La Cinémathèque de Tunis a projeté, mardi soir, un film-culte, « Méphisto » d’István Szabó. Une histoire de concession et de compromission d’un acteur de théâtre avec le régime nazi. L’œuvre a reçu l’Oscar du meilleur film étranger en 1982.
C’est dans le cadre d’un cycle dédié à l’actrice polonaise Krystina Janda que «Méphisto» a été présenté au public. L’histoire raconte l’ascension d’un brillant et ambitieux acteur de province dans l’Allemagne des années 30, Hendrik Hoefgen. Malgré un penchant pour les idéaux communistes, l’artiste se soucie peu de la montée des Nazis. Opportuniste à souhait, il épouse la fille d’un éminent professeur pour pouvoir accéder au Théâtre national de Berlin et profitant de la prise du pouvoir par les Nazis, il devient très populaire dans le rôle de Méphisto dans la pièce ‘‘Faust’’ de Goethe, vendant son âme aux hommes de Hitler comme Faust.
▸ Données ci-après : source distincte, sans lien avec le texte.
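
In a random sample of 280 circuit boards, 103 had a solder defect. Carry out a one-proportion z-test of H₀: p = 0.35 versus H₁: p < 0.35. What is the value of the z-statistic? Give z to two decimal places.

z = 0.63

The sample proportion is 103/280 = 0.36786.
Under H₀, SE = √(p₀(1−p₀)/n) = √(0.35·0.65/280) = √0.000812500 = 0.028504.
z = (p̂ − p₀)/SE = (0.36786 − 0.35)/0.028504 = 0.63.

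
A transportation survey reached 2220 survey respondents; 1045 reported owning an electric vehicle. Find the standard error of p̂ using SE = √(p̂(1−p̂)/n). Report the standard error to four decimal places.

SE = 0.0106

p̂ = 1045/2220 = 0.47072.
p̂(1−p̂) = 0.249143.
SE = √(0.249143/2220) = 0.0106.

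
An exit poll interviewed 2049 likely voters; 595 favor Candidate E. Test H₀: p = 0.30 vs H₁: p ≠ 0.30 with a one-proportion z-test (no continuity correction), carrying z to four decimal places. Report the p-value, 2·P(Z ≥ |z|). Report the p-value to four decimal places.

p-value = 0.3423

With x = 595 successes in n = 2049, p̂ = 0.29039.
SE₀ = √(0.30·0.70/2049) = 0.010124.
z = (p̂ − p₀)/SE = (595/2049 − 0.30)/0.010124 ≈ -0.9497.
From the standard normal, 2·P(Z ≥ |z|) = 0.3423.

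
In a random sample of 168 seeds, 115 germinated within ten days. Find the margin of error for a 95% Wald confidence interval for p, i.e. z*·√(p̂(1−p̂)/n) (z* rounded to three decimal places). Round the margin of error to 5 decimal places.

ME = 0.07027

p̂ = 115/168 = 0.68452.
SE(p̂) = √(0.68452·0.31548/168) = 0.035853.
z* = 1.960 at the 95% level.
Margin of error = z*·SE = 1.960 × 0.035853 = 0.07027.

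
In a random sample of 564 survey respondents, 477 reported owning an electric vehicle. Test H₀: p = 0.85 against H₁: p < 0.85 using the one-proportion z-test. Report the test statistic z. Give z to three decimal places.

z = -0.283

The sample proportion is 477/564 = 0.84574.
Null standard error: √(0.85·0.15/564) = √0.000226064 = 0.015035.
z = (0.84574 − 0.85)/0.015035 = -0.00426/0.015035 = -0.283.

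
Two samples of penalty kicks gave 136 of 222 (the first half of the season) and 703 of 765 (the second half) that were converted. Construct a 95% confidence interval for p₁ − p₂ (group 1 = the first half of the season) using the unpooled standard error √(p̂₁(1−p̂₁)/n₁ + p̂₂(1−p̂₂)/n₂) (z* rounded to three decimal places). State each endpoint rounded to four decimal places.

p̂₁ = 0.61261, p̂₂ = 0.91895, so the observed difference is -0.30634.
Unpooled SE = √(p̂₁(1−p̂₁)/n₁ + p̂₂(1−p̂₂)/n₂) = √(0.001069002 + 0.000097356) = 0.034152.
z* = 1.960 at the 95% level. Margin of error = 0.06694.
Interval: -0.30634 ± 0.06694 → (-0.3733, -0.2394).

(-0.3733, -0.2394)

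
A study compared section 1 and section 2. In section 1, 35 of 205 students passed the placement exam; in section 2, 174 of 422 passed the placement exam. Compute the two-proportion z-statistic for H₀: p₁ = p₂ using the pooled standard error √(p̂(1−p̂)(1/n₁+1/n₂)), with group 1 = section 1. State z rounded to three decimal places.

z = -6.020

p̂₁ = 35/205 = 0.17073, p̂₂ = 174/422 = 0.41232.
Pooled p̂ = (35+174)/(205+422) = 209/627 = 0.33333.
Pooled SE = √[0.2222222·0.00724772] ≈ 0.040132.
z = -0.24159/0.040132 = -6.020.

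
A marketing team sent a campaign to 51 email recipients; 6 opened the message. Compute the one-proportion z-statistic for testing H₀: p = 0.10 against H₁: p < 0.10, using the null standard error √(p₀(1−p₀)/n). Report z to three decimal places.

z = 0.420

p̂ = 6/51 = 0.11765.
SE₀ = √(0.10·0.90/51) = 0.042008.
z = (p̂ − p₀)/SE = (0.11765 − 0.10)/0.042008 = 0.420.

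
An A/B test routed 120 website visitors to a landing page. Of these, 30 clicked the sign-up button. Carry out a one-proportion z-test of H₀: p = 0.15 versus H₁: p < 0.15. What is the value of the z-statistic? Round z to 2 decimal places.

z = 3.07

The sample proportion is 30/120 = 0.25000.
SE₀ = √(0.15·0.85/120) = 0.032596.
Test statistic: z = 0.10000/0.032596 = 3.07.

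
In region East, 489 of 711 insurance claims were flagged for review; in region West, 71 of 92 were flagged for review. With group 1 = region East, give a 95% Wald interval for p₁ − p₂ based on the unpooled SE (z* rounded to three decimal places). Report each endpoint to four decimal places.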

Il sacrifie pour cela amis, amante et valeurs. Le réalisateur, István Szabó, le plus germanique des cinéastes hongrois, revient ici sur un thème qui l’obsède : comment les individus ont pu tolérer, s’adapter et s’accommoder avec un régime totalitaire. Servi par un acteur autrichien aux traits machiavéliques aussi talentueux que Klaus Maria Brandauer, le réalisateur explore l’art du transformisme des comédiens de théâtre, leur jeu et double jeu, dans le cas de Hendrik Hoefgen. Mais qui sont-ils réellement et à quoi croient-ils cacher derrière leurs masques et accoutrements ?
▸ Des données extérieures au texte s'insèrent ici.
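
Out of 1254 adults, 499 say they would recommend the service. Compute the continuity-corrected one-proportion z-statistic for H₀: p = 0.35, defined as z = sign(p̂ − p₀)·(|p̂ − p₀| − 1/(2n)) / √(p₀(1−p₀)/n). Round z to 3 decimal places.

The sample proportion is 499/1254 = 0.39793. p̂ − p₀ = 0.047927.
1/(2n) = 0.000399.
Corrected numerator: |0.047927| − 0.000399 = 0.047528.
Under H₀, SE = √(p₀(1−p₀)/n) = √(0.35·0.65/1254) = √0.000181419 = 0.013469.
z = (+)0.047528/0.013469 = 3.529.

z = 3.529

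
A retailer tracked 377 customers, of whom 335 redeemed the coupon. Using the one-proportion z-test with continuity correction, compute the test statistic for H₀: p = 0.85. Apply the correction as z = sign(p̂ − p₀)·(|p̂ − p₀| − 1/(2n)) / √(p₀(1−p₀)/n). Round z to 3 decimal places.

The sample proportion is 335/377 = 0.88859. p̂ − p₀ = 0.038594.
1/(2n) = 0.001326.
Corrected numerator: |0.038594| − 0.001326 = 0.037268.
SE₀ = √(0.85·0.15/377) = 0.018390.
z = +0.037268/0.018390 = 2.027.

z = 2.027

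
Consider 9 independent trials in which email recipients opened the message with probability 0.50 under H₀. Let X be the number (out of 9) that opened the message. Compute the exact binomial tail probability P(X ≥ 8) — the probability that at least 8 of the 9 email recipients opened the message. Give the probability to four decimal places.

P = 0.0195

X ~ Binomial(n=9, p=0.50).
P(X ≥ 8) = C(9,8)·0.50^8·0.50^1 + C(9,9)·0.50^9·0.50^0.
= 0.017578 + 0.001953 = 0.0195.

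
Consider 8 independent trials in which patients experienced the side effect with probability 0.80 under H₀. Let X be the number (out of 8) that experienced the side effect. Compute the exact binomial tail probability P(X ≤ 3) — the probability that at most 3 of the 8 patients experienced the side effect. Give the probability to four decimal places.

X ~ Binomial(n=8, p=0.80).
P(X ≤ 3) = C(8,0)·0.80^0·0.20^8 + C(8,1)·0.80^1·0.20^7 + C(8,2)·0.80^2·0.20^6 + C(8,3)·0.80^3·0.20^5.
= 0.000003 + 0.000082 + 0.001147 + 0.009175 = 0.0104.

P = 0.0104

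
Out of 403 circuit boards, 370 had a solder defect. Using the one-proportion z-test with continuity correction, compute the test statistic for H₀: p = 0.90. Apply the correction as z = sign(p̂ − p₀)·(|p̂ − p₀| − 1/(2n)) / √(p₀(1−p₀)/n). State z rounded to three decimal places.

z = 1.129

With x = 370 successes in n = 403, p̂ = 0.91811. p̂ − p₀ = 0.018114.
Continuity correction 1/(2n) = 1/806 = 0.001241.
Corrected numerator: |0.018114| − 0.001241 = 0.016873.
Under H₀, SE = √(p₀(1−p₀)/n) = √(0.90·0.10/403) = √0.000223325 = 0.014944.
z = +0.016873/0.014944 = 1.129.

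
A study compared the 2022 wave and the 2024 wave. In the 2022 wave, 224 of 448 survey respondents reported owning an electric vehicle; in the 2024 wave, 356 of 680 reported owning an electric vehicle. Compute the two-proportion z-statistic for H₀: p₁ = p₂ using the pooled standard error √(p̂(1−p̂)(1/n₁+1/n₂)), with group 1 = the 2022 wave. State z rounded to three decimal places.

p̂₁ = 224/448 = 0.50000, p̂₂ = 356/680 = 0.52353.
Pooling: p̂ = 580/1128 = 0.51418.
SE = √[p̂(1−p̂)(1/n₁+1/n₂)] = √[0.51418·0.48582·(1/448+1/680)] ≈ 0.030413.
z = -0.02353/0.030413 = -0.774.

z = -0.774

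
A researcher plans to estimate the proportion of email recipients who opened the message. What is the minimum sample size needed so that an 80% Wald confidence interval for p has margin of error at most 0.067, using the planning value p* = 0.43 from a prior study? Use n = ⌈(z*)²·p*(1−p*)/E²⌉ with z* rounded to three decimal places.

n = 90

For 80% confidence, z* = 1.282.
p*(1−p*) = 0.43·0.57 = 0.2451.
Required n before rounding: 1.643524 × 0.2451 / 0.067² = 89.737.
Rounding up, n = 90.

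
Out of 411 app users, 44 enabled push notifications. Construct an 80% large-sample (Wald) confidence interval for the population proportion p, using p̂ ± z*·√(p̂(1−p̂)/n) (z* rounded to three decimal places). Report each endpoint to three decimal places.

(0.088, 0.127)

The sample proportion is 44/411 = 0.10706.
SE(p̂) = √(0.10706·0.89294/411) = 0.015251.
The 80% critical value is z* = 1.282.
Margin = 1.282·0.015251 = 0.01955.
CI: 0.10706 ± 0.01955 = (0.088, 0.127).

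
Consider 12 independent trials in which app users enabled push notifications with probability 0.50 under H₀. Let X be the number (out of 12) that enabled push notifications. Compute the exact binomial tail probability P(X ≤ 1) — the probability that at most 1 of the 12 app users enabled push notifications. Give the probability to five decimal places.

X is binomial with n = 12 and p = 0.50.
P(X ≤ 1) = C(12,0)·0.50^0·0.50^12 + C(12,1)·0.50^1·0.50^11.
= 0.000244 + 0.002930 = 0.00317.

P = 0.00317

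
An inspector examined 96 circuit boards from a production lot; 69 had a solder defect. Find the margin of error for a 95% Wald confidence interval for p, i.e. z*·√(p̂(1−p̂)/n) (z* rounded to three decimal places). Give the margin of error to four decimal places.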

Pour le comédien Hoefgen, qui joue avec le diable et pense se jouer de lui, le questionnement — quasi existentialiste — est constant : jusqu’où peut-il aller dans son implication avec la dictature ? Devenu propagandiste du régime et directeur du Théâtre national, servant à son public les fondements de la culture aryenne voulue par le nazisme, il se laisse absorber par la spirale de l’allégeance et de la soumission, qui atteint la mainmise de ses «bienfaiteurs» sur sa vie privée. Tout l’art du réalisateur est de faire deviner l’arrière -champ du théâtre : l’ampleur de la violence qui se cache derrière des bals et des mondanités berlinoises de ces années 30. Derrière l’amabilité forcée et le pouvoir absolu du premier ministre se devinent des actions d’épuration des artistes indépendants et des exterminations à caractère ethnique.
La dernière scène du film est époustouflante. Elle montre le comédien piégé dans les faisceaux de lumière que projette sur lui le premier ministre dans un lieu qui ressemble à une immense plateforme de théâtre. Les feux de la vanité vont-elles le dévorer tout comme le mythe de Faust ? Il continue toutefois à répéter : «Je ne suis qu’un comédien. Je ne suis qu’un comédien…».
Krystina Janda interprète le rôle de la première épouse d’Hendrik Hoefgen. Bien que très juste dans ce jeu, Krystina Janda n’incarne pas une figure prégnante de Méphisto. Dans le cycle qui lui est consacré et qui se poursuit aujourd’hui à la Cinémathèque avec deux films du réalisateur polonais Anderzej Wajda, «Le Chef d’orchestre» et «L’homme de fer», les rôles qui lui sont attribués mettent beaucoup plus en valeur son talent.